Science Achievement in Grades 8 and 9
Exhibit 2.2.1a presents the estimated growth in students’ science achievement between the eighth and ninth grade for the three participating countries.¹ The numerical results tab displays each country’s average achievement at each grade, along with a growth estimate and its standard error (in parentheses). The graphical results tab shows the distribution of changes in achievement scores, including percentiles, and provides confidence intervals² associated with average growth.
On average, students in all countries showed growth in science achievement between Grades 8 and 9. The interactive table can be sorted by different criteria. When sorted by magnitude of growth, the exhibit highlights average growth for Jordan, Korea, and Sweden as +10, 8, and 6 scale score points, respectively.
Note that the estimates of average growth are provided with a margin of error, given in the form of a standard error for each country. For example, Jordan’s estimated growth of 10 points has a 95% confidence interval ranging from 4 to 16 points (10 plus and minus twice the standard error of 3.2, rounded). Besides the standard error, the percentiles of the change distribution are also informative in understanding how much test scores can vary between the first and second assessments.

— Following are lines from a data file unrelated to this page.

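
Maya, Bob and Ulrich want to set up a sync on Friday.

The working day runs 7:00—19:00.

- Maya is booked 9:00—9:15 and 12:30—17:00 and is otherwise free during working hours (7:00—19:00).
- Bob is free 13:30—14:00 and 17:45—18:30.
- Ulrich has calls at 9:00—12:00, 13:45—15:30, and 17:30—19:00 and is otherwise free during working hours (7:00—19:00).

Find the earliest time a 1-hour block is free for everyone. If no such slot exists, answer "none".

Maya free within 07:00–19:00: 07:00–09:00, 09:15–12:30, 17:00–19:00.
Ulrich free within 07:00–19:00: 07:00–09:00, 12:00–13:45, 15:30–17:30.
Maya ∩ Bob: 17:45–18:30.
Maya ∩ Bob ∩ Ulrich: (none).
Windows ≥ 60 min: (none).

none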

The graphical results tab of the exhibit provides a more comprehensive look at patterns in growth within and across countries. The variation in standard deviations between grades and countries, in interquartile ranges, and in the 5th–95th percentile difference in the growth distribution all indicate that variability in achievement growth exists both between and within countries. Thus, while one country’s average growth may exceed another’s, all three countries include students with varying growth trajectories between the two years. Overall, fewer students showed a decline in achievement, most students showed a gain in achievement, and some showed very little change in achievement. For instance, despite lower overall growth in Sweden (+6 scale score points), some students who showed substantial growth in science likely outpaced students who showed less growth in Jordan, where students showed higher growth on average. However, the 95% confidence intervals for the average growth across the two assessments are all located within the positive range, above zero, in all three countries, indicating that the observed gains are statistically significant³ at the 5% level.

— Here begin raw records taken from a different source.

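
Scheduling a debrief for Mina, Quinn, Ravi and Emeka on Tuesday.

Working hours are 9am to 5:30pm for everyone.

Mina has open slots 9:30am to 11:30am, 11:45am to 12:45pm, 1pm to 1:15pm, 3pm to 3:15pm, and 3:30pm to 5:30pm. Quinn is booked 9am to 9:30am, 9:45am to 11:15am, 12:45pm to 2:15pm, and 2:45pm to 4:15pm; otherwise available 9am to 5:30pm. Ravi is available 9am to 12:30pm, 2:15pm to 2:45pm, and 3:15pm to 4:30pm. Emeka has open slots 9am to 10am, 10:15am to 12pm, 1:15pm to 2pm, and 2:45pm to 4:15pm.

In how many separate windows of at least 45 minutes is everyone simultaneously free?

0

Quinn free within 09:00–17:30: 09:30–09:45, 11:15–12:45, 14:15–14:45, 16:15–17:30.
Mina ∩ Quinn: 09:30–09:45, 11:15–11:30, 11:45–12:45, 16:15–17:30.
Mina ∩ Quinn ∩ Ravi: 09:30–09:45, 11:15–11:30, 11:45–12:30, 16:15–16:30.
Mina ∩ Quinn ∩ Ravi ∩ Emeka: 09:30–09:45, 11:15–11:30, 11:45–12:00.
Windows ≥ 45 min: (none).
That's 0 windows.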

Exhibit 2.2.1b complements Exhibit 2.2.1a and presents the average science achievement results for the three TIMSS 2023 Longitudinal countries participating in Grades 8 (2023) and 9 (2024). For each country and grade, the numerical results tab shows the average scale score, accompanied by its standard error in parentheses, the 95% confidence interval for the average achievement, and the standard deviation of student scores with its standard error. As noted above, all countries show some gains in average science achievement between the two years. Higher average achievement in Grade 8 did not necessarily translate into larger growth in achievement between the two assessment years. Jordan had the lowest average science achievement at both grades (414 in Grade 8 and 424 in Grade 9) but showed the largest average growth among the three countries.

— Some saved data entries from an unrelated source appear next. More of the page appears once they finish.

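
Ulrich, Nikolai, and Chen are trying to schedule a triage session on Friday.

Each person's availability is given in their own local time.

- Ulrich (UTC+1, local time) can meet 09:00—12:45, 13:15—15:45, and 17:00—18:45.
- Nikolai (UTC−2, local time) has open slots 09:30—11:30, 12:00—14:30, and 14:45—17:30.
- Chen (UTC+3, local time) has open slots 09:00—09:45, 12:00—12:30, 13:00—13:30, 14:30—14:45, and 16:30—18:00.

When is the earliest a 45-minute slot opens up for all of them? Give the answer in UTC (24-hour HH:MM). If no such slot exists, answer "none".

14:00

Ulrich → UTC: 08:00–11:45, 12:15–14:45, 16:00–17:45.
Nikolai → UTC: 11:30–13:30, 14:00–16:30, 16:45–19:30.
Chen → UTC: 06:00–06:45, 09:00–09:30, 10:00–10:30, 11:30–11:45, 13:30–15:00.
Ulrich ∩ Nikolai: 11:30–11:45, 12:15–13:30, 14:00–14:45, 16:00–16:30, 16:45–17:45.
Ulrich ∩ Nikolai ∩ Chen: 11:30–11:45, 14:00–14:45.
Windows ≥ 45 min: 14:00–14:45.
Earliest such window starts at 14:00.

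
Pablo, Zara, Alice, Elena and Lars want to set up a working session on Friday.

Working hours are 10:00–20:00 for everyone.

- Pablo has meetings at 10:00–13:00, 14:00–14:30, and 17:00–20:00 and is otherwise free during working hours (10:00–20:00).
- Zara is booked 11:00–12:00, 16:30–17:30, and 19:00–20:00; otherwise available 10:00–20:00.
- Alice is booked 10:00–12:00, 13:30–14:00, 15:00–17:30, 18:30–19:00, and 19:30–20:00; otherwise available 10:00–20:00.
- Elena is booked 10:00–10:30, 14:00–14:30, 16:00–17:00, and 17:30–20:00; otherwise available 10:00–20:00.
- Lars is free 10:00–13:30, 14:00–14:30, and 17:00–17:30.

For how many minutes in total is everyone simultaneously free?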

The exhibit also provides information about within-country score variability and shows that standard deviations increased from Grade 8 to Grade 9 in Korea (from 88 to 93) and Sweden (from 99 to 107). This suggests that achievement distributions within these countries widen over time. In contrast, Jordan showed a consistently high standard deviation of 98 in both years.
¹See the TIMSS 2023 International Results for more information about the science assessment. ²One can think of a confidence interval as a “net” we cast to catch the true average of a whole population. A 95% confidence interval means that if we were to repeat our study 100 times, the nets casted from those 100 studies would catch the true average about 95 times. It doesn’t mean there’s a 95% chance our specific net caught the true value—it either did or it didn’t. Any specific 95% confidence interval is one such application of a method that works 95% of the time. ³Statistical significance means nothing more than that the difference found is big enough that we only expect to see it by random chance less than 5% of the time if there was truly no difference. It’s surprising enough for us to look closer but does not imply practical significance. Also, in very large studies, such as TIMSS where many students take the test, there is reason to be cautious. One can occasionally find very small differences that are technically statistically significant but are so small they don’t actually matter much in terms of real world effects (e.g., Berkson, J. (1938)).